Cochrane earned a comfortable, if small, place among nineteenth century traveler-explorers. His memoir includes important historical and naturalistic observations that are still quoted today. However, what drew my attention to him was an observation that hasn't received the attention it deserves. Heading west from Bogotá, he stopped for several days in the town of Cartago.
Jan. 12, 1824. In the evening made an excursion with Señor Zereso, Don Luis, and others, to a small hill commanding the town; when, the evening being tolerable, we had a fine view of a ridge of mountains, which divides this valley from the Pacific Ocean: their summits are entirely covered with snow. The smoke of a volcano is to be seen, which is situated on the other side of the summit of the mountains. From a small chain of hills, near to this range of mountains, with a good glass, have been seen numbers of the carnivorous elephants, feeding on the plains which skirt these frozen regions. Their enormous teeth have occasionally been seen: but no one has yet succeeded in killing one of these animals, or, indeed, in getting near to them. There are great quantities of wild cattle in these plains...

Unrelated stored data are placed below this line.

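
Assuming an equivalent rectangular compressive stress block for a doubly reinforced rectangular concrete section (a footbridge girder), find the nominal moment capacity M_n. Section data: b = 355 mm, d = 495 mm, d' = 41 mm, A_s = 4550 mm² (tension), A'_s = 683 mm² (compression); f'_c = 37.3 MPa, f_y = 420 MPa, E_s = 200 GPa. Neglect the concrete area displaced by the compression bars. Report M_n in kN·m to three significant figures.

Assume both tension and compression steel yield.
Net tension couple steel: A_s − A'_s = 3867 mm².
a = (A_s − A'_s) f_y / (0.85 f'_c b) = 1624140/(0.85 × 37.3 × 355) = 144.30 mm.
c = a/β₁ = 144.30/0.784 = 184.06 mm; ε'_s = 0.003(c − d')/c = 0.0023 ≥ f_y/E_s = 0.0021, so compression steel does yield.
M_n = (A_s − A'_s) f_y (d − a/2) + A'_s f_y (d − d') = [1624140 × (495 − 72.15) + 286860 × (495 − 41)] × 10⁻⁶ = 686.77 + 130.23 = 817.00 kN·m.

M_n ≈ 817 kN·m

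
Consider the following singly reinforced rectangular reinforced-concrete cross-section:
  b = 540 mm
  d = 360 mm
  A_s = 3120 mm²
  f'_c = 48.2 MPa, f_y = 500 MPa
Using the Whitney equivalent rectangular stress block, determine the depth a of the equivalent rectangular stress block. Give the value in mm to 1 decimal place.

a ≈ 70.5 mm

T = A_s f_y = 3120 × 500 = 1560000 N = 1560 kN.
Setting C = 0.85 f'_c a b equal to T: a = 1560000/(0.85 × 48.2 × 540) = 70.5 mm.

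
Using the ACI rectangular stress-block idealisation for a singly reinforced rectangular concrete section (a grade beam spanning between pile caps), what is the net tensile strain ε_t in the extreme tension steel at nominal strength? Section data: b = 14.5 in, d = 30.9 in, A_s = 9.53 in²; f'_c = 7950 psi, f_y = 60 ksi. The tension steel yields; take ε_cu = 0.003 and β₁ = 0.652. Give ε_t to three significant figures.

a = A_s f_y/(0.85 f'_c b) = 5.836 in.
β₁ = 0.652, so c = a/β₁ = 5.836/0.652 = 8.951 in.
From the linear strain diagram with ε_cu = 0.003: ε_t = 0.003 (d − c)/c = 0.003 × (30.9 − 8.951)/8.951 = 0.00736.
Since ε_t ≥ 0.005, the section is tension-controlled.

ε_t ≈ 0.00736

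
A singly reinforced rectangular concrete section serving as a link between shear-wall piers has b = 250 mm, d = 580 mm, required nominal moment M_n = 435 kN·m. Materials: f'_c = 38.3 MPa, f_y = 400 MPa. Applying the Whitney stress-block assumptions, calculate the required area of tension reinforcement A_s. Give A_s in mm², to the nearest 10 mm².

With M_n = 0.85 f'_c a b (d − a/2), solve the quadratic for a:
a = d − √(d² − 2M_n/(0.85 f'_c b)) = 580 − √(580² − 2 × 435×10⁶/(0.85 × 38.3 × 250)) = 100.93 mm.
A_s = 0.85 f'_c a b / f_y = 0.85 × 38.3 × 100.93 × 250 / 400 = 2053.6 mm².

A_s ≈ 2050 mm²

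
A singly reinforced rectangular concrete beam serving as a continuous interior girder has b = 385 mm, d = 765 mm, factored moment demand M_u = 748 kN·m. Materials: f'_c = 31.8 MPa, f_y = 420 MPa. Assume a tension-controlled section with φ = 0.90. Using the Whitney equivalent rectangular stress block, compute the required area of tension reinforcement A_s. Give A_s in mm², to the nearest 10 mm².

A_s ≈ 2790 mm²

M_n = M_u/φ = 748/0.90 = 831.111 kN·m.
With M_n = 0.85 f'_c a b (d − a/2), solve the quadratic for a:
a = d − √(d² − 2M_n/(0.85 f'_c b)) = 765 − √(765² − 2 × 831.111×10⁶/(0.85 × 31.8 × 385)) = 112.70 mm.
A_s = 0.85 f'_c a b / f_y = 0.85 × 31.8 × 112.70 × 385 / 420 = 2792.4 mm².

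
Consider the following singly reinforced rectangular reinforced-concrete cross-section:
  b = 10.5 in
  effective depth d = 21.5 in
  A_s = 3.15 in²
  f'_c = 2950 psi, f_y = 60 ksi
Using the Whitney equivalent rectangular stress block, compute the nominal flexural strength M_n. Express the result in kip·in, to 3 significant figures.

T = A_s f_y = 3.15 × 60 = 189 kips.
a = T/(0.85 f'_c b) = 189/(0.85 × 2.95 × 10.5) = 7.178 in.
M_n = T(d − a/2) = 189 × (21.5 − 3.589) = 3385.2 kip·in.

M_n ≈ 3390 kip·in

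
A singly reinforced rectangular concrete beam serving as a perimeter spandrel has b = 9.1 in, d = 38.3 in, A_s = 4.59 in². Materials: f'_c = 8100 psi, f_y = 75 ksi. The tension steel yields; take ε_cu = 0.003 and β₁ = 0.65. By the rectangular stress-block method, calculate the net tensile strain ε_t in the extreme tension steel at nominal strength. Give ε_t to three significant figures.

ε_t ≈ 0.0106

a = A_s f_y/(0.85 f'_c b) = 5.495 in.
β₁ = 0.65, so c = a/β₁ = 5.495/0.65 = 8.454 in.
From the linear strain diagram with ε_cu = 0.003: ε_t = 0.003 (d − c)/c = 0.003 × (38.3 − 8.454)/8.454 = 0.0106.
Since ε_t ≥ 0.005, the section is tension-controlled.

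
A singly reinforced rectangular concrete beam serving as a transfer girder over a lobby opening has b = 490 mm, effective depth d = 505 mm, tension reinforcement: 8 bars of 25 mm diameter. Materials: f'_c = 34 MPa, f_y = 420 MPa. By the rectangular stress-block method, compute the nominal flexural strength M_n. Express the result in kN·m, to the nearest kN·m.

M_n ≈ 737 kN·m

A_s = 8 × 491 = 3928 mm².
T = A_s f_y = 3928 × 420 = 1649760 N = 1649.76 kN.
From C = T: a = T/(0.85 f'_c b) = 1649760/(0.85 × 34 × 490) = 116.50 mm.
M_n = T(d − a/2) = 1649.76 kN × (505 − 58.25) mm = 737.03 kN·m.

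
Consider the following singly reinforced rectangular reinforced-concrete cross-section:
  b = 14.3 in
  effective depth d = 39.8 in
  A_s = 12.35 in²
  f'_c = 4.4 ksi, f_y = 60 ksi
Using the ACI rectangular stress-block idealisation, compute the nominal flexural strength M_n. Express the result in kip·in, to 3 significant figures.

M_n ≈ 24400 kip·in

T = A_s f_y = 12.35 × 60 = 741 kips.
a = T/(0.85 f'_c b) = 741/(0.85 × 4.4 × 14.3) = 13.855 in.
M_n = T(d − a/2) = 741 × (39.8 − 6.9275) = 24358.5 kip·in.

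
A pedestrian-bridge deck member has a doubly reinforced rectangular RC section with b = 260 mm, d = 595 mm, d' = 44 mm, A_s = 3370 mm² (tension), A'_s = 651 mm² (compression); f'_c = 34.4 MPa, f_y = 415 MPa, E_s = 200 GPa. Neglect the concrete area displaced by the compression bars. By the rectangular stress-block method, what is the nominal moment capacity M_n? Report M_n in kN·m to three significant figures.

Assume both tension and compression steel yield.
Net tension couple steel: A_s − A'_s = 2719 mm².
a = (A_s − A'_s) f_y / (0.85 f'_c b) = 1128385/(0.85 × 34.4 × 260) = 148.42 mm.
c = a/β₁ = 148.42/0.804 = 184.60 mm; ε'_s = 0.003(c − d')/c = 0.0023 ≥ f_y/E_s = 0.0021, so compression steel does yield.
M_n = (A_s − A'_s) f_y (d − a/2) + A'_s f_y (d − d') = [1128385 × (595 − 74.21) + 270165 × (595 − 44)] × 10⁻⁶ = 587.65 + 148.86 = 736.51 kN·m.

M_n ≈ 737 kN·m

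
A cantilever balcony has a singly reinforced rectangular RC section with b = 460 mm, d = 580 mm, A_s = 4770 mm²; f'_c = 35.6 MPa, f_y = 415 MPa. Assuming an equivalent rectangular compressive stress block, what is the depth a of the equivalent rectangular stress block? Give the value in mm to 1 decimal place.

a ≈ 142.2 mm

T = A_s f_y = 4770 × 415 = 1979550 N = 1979.55 kN.
Setting C = 0.85 f'_c a b equal to T: a = 1979550/(0.85 × 35.6 × 460) = 142.2 mm.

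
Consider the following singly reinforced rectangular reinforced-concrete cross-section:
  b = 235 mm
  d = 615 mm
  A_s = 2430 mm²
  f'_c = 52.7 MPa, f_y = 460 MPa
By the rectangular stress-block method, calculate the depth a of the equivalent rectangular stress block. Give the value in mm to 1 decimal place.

T = A_s f_y = 2430 × 460 = 1117800 N = 1117.8 kN.
Setting C = 0.85 f'_c a b equal to T: a = 1117800/(0.85 × 52.7 × 235) = 106.2 mm.

a ≈ 106.2 mm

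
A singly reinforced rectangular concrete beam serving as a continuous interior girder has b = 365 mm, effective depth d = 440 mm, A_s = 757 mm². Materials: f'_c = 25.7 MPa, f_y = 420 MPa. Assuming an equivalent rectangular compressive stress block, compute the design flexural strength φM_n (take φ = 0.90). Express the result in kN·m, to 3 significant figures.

φM_n ≈ 120 kN·m

T = A_s f_y = 757 × 420 = 317940 N = 317.94 kN.
From C = T: a = T/(0.85 f'_c b) = 317940/(0.85 × 25.7 × 365) = 39.87 mm.
M_n = T(d − a/2) = 317.94 kN × (440 − 19.935) mm = 133.56 kN·m.
φM_n = 0.90 × 133.56 = 120.20 kN·m.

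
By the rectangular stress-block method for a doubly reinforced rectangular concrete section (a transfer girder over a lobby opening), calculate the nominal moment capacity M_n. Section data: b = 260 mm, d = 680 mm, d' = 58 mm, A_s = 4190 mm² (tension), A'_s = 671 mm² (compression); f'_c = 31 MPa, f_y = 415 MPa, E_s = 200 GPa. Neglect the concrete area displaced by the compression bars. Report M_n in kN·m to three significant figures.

M_n ≈ 1010 kN·m

Assume both tension and compression steel yield.
Net tension couple steel: A_s − A'_s = 3519 mm².
a = (A_s − A'_s) f_y / (0.85 f'_c b) = 1460385/(0.85 × 31 × 260) = 213.16 mm.
c = a/β₁ = 213.16/0.829 = 257.13 mm; ε'_s = 0.003(c − d')/c = 0.0023 ≥ f_y/E_s = 0.0021, so compression steel does yield.
M_n = (A_s − A'_s) f_y (d − a/2) + A'_s f_y (d − d') = [1460385 × (680 − 106.58) + 278465 × (680 − 58)] × 10⁻⁶ = 837.41 + 173.21 = 1010.62 kN·m.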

I've written about the idea of killer mastodons before. Their teeth are significantly different from those of mammoths and living elephants. Eighteenth century naturalists believed those differences indicated the mastodon was a meat eater. This idea had largely been abandoned by the time that Cochrane wrote but, obviously, still had some partisans. The more interesting question is, what on Earth were his hosts talking about? What animal had they seen on the neighboring plains that they thought fit the description of a killer elephant? I have no answers, but, if it is still out there, I hope we don't do anything to piss it off.